Als Barack Obama am Dienstag in Warschau verkündete, dass die USA eine Milliarde US Dollar für weitere Boden-, Luft und Marinestreitkräfte zur Verfügung stellen würde bekam er von allen Seiten der NATO Sympathien für diesen Geldregen.

http://www.rp-online.de/politik/ausland/obama-kuendigt-eine-milliarde-sicherheitsplan-fuer-osteuropa-an-aid-1.4285698

Allerdings war diese Ankündigung für mich der falsche Schritt zur falschen Zeit. Anstatt erneut Geld für den Militäretat aufzuwenden und gleichzeitig Provokationen in Richtung Russland in Kauf zu nehmen sollte sich der US-Präsident besser darauf konzentrieren die Finanzmittel in seinem Haushalt für Militär und Rüstung herunterzufahren und in andere Sektoren zu investieren. Nachdem es in den letzten Tagen in der Ukraine zudem ruhiger geworden ist und der Russland-Konflikt sich abschwächt war dies ein falsches Zeichen, welches sicherlich nicht den friedlichen Dialog fördert. Eine richtige Reaktion kam dabei aus Deutschland. Ursula von der Leyen wies darauf hin, dass es nicht weiter nötig sein den Etat aufzustocken, sondern viel mehr die Effizienz hinterfragt werden sollte.
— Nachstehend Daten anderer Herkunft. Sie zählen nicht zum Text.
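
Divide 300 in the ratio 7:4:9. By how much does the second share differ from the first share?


Total parts = 7 + 4 + 9 = 20
Value per part = 300 / 20 = 15
Shares: 7*15=105, 4*15=60, 9*15=135
Second share = 60, first share = 105
Difference = |60 - 105| = 45

45


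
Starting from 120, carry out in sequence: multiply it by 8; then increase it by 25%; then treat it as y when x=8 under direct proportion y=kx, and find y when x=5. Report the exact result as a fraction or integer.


Start with 120.
Step 1: Multiply by 8: 120 * 8 = 960
Step 2: Increase by 25%: 960 * 125/100 = 1200
Step 3: Direct prop: k = (1200)/8; new y = k*5 = 1200*5/8 = 750
Final result = 750

750


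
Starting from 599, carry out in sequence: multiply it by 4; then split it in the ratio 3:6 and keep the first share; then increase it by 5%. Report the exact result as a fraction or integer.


Start with 599.
Step 1: Multiply by 4: 599 * 4 = 2396
Step 2: Split 3:6, first share = 2396 * 3/9 = 2396/3
Step 3: Increase by 5%: 2396/3 * 105/100 = 4193/5
Final result = 4193/5

4193/5


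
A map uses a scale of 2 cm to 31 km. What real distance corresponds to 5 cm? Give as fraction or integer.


Map scale: 2 cm = 31 km
Measured distance on map = 5 cm
Set up proportion: 5 * 31 / 2
= 155 / 2
= 155/2 km

155/2


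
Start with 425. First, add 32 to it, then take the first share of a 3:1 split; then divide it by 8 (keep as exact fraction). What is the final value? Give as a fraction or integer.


Start with 425.
Step 1: Add 32: 425+32=457; split 3:1 first = 457*3/4 = 1371/4
Step 2: Divide by 8: 1371/4 / 8 = 1371/32
Final result = 1371/32

1371/32


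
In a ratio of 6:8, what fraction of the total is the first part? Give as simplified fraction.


Total parts = 6 + 8 = 14
First part fraction = 6/14
Simplify: 6/14 = 3/7

3/7


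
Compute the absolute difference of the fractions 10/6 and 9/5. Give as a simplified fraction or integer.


Simplify: 10/6 = 5/3 and 9/5 = 9/5
Find common denominator: LCD = 15
Convert: 25/15 and 27/15
Difference = |25 - 27|/15 = 2/15
Simplified = 2/15

2/15


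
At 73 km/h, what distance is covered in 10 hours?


Using distance = speed * time
Speed = 73 km/h
Time = 10 hours
Distance = 73 * 10
= 730 km

730


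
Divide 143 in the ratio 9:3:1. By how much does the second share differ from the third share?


Total parts = 9 + 3 + 1 = 13
Value per part = 143 / 13 = 11
Shares: 9*11=99, 3*11=33, 1*11=11
Second share = 33, third share = 11
Difference = |33 - 11| = 22

22


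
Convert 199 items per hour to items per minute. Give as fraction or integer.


Converting from per hour to per minute
Rate = 199 items per hour
Divide by 60: 199/60
= 199/60 items per minute

199/60


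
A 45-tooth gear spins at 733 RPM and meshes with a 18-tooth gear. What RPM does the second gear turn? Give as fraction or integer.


Gear ratio: teeth_A * RPM_A = teeth_B * RPM_B
45 * 733 = 18 * RPM_B
32985 = 18 * RPM_B
RPM_B = 32985 / 18
RPM_B = 3665/2

3665/2


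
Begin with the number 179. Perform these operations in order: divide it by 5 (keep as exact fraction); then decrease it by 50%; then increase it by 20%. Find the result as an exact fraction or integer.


Start with 179.
Step 1: Divide by 5: 179 / 5 = 179/5
Step 2: Decrease by 50%: 179/5 * 50/100 = 179/10
Step 3: Increase by 20%: 179/10 * 120/100 = 537/25
Final result = 537/25

537/25


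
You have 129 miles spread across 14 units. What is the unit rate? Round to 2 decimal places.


Total miles = 129
Number of units = 14
Unit rate = 129 / 14
= 9.21 miles per unit

9.21


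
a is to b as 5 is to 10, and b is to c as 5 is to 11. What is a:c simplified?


Given a:b = 5:10 and b:c = 5:11
Make b consistent. Multiply first ratio by 5: a:b = 25:50
Multiply second ratio by 10: b:c = 50:110
Now b = 50 in both, so a:b:c = 25:50:110
Therefore a:c = 25:110
Simplify by GCD: a:c = 5:22

5:22


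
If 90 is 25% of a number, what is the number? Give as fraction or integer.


Given: 90 is 25% of the whole
Set up: 90 = 25/100 * whole
whole = 90 * 100 / 25
whole = 9000 / 25
whole = 360

360


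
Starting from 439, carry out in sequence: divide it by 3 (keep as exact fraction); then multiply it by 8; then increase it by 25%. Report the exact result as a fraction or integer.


Start with 439.
Step 1: Divide by 3: 439 / 3 = 439/3
Step 2: Multiply by 8: 439/3 * 8 = 3512/3
Step 3: Increase by 25%: 3512/3 * 125/100 = 4390/3
Final result = 4390/3

4390/3


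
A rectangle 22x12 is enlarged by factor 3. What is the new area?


Original dimensions: 22 x 12
Enlargement factor = 3
New width = 22 * 3 = 66
New height = 12 * 3 = 36
New area = 66 * 36 = 2376

2376


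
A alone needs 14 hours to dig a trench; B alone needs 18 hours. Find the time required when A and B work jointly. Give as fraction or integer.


Rate of A = 1/14 job per hour
Rate of B = 1/18 job per hour
Combined rate = 1/14 + 1/18
Find common denominator: (18 + 14)/(14*18) = 32/252
Combined rate = 8/63 job per hour
Time together = 1 / (8/63) = 63/8 hours

63/8


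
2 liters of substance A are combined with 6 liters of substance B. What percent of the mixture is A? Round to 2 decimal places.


Volume of A = 2 L
Volume of B = 6 L
Total volume = 2 + 6 = 8 L
Percentage of A = (2/8) * 100
= 25.00%

25.00


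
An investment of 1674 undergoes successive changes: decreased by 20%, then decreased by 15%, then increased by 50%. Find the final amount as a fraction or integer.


Start: 1674
Step 1: decrease by 20% => multiply by 80/100
  1674 * 80/100 = 6696/5
Step 2: decrease by 15% => multiply by 85/100
  6696/5 * 85/100 = 28458/25
Step 3: increase by 50% => multiply by 150/100
  28458/25 * 150/100 = 42687/25
Final value = 42687/25

42687/25


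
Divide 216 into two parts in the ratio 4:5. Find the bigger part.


Total parts = 4 + 5 = 9
Value per part = 216 / 9 = 24
First share = 4 * 24 = 96
Second share = 5 * 24 = 120
Larger share = 120

120


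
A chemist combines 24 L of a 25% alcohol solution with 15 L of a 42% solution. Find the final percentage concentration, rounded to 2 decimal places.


Solute in mixture 1 = 25% of 24 L = 24*25/100 = 6 L
Solute in mixture 2 = 42% of 15 L = 15*42/100 = 63/10 L
Total solute = 6 + 63/10 = 123/10 L
Total volume = 24 + 15 = 39 L
Final concentration = 123/10/39 * 100 = 31.54%

31.54


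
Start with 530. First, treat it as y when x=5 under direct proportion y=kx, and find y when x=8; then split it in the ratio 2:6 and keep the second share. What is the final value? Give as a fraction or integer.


Start with 530.
Step 1: Direct prop: k = (530)/5; new y = k*8 = 530*8/5 = 848
Step 2: Split 2:6, second share = 848 * 6/8 = 636
Final result = 636

636


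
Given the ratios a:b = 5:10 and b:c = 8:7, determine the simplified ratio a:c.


Given a:b = 5:10 and b:c = 8:7
Make b consistent. Multiply first ratio by 8: a:b = 40:80
Multiply second ratio by 10: b:c = 80:70
Now b = 80 in both, so a:b:c = 40:80:70
Therefore a:c = 40:70
Simplify by GCD: a:c = 4:7

4:7


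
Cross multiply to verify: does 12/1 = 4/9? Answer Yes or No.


Cross multiply to check 12/1 = 4/9
Left cross product: 12 * 9 = 108
Right cross product: 1 * 4 = 4
108 != 4
Not equal, so proportions differ => No

No


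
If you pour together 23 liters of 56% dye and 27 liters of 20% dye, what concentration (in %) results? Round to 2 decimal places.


Solute in mixture 1 = 56% of 23 L = 23*56/100 = 322/25 L
Solute in mixture 2 = 20% of 27 L = 27*20/100 = 27/5 L
Total solute = 322/25 + 27/5 = 457/25 L
Total volume = 23 + 27 = 50 L
Final concentration = 457/25/50 * 100 = 36.56%

36.56


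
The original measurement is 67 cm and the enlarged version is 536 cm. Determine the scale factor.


Original length = 67 cm
Scaled length = 536 cm
Scale factor = 536 / 67
= 8

8


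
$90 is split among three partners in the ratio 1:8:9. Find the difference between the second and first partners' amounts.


Total parts = 1 + 8 + 9 = 18
Value per part = 90 / 18 = 5
Shares: 1*5=5, 8*5=40, 9*5=45
Second share = 40, first share = 5
Difference = |40 - 5| = 35

35


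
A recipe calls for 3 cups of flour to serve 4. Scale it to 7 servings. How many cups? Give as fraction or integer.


Original: 3 cups for 4 servings
Target servings = 7
Scaling factor = 7/4
New amount = 3 * 7/4
= 21/4
= 21/4 cups

21/4


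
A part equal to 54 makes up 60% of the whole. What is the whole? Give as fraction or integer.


Given: 54 is 60% of the whole
Set up: 54 = 60/100 * whole
whole = 54 * 100 / 60
whole = 5400 / 60
whole = 90

90


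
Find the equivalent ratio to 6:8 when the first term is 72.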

Es bleibt zu hoffen, dass Merkel und Cameron heute und morgen die Beziehungen zu Putins Russland soweit in die richtigen Bahnen lenken, dass Obamas „Sicherheitsplan“ getrost in den Schubladen bleiben kann. Es wäre das falsche Zeichen für eine friedliche Zusammenarbeit des Westens mit Russland.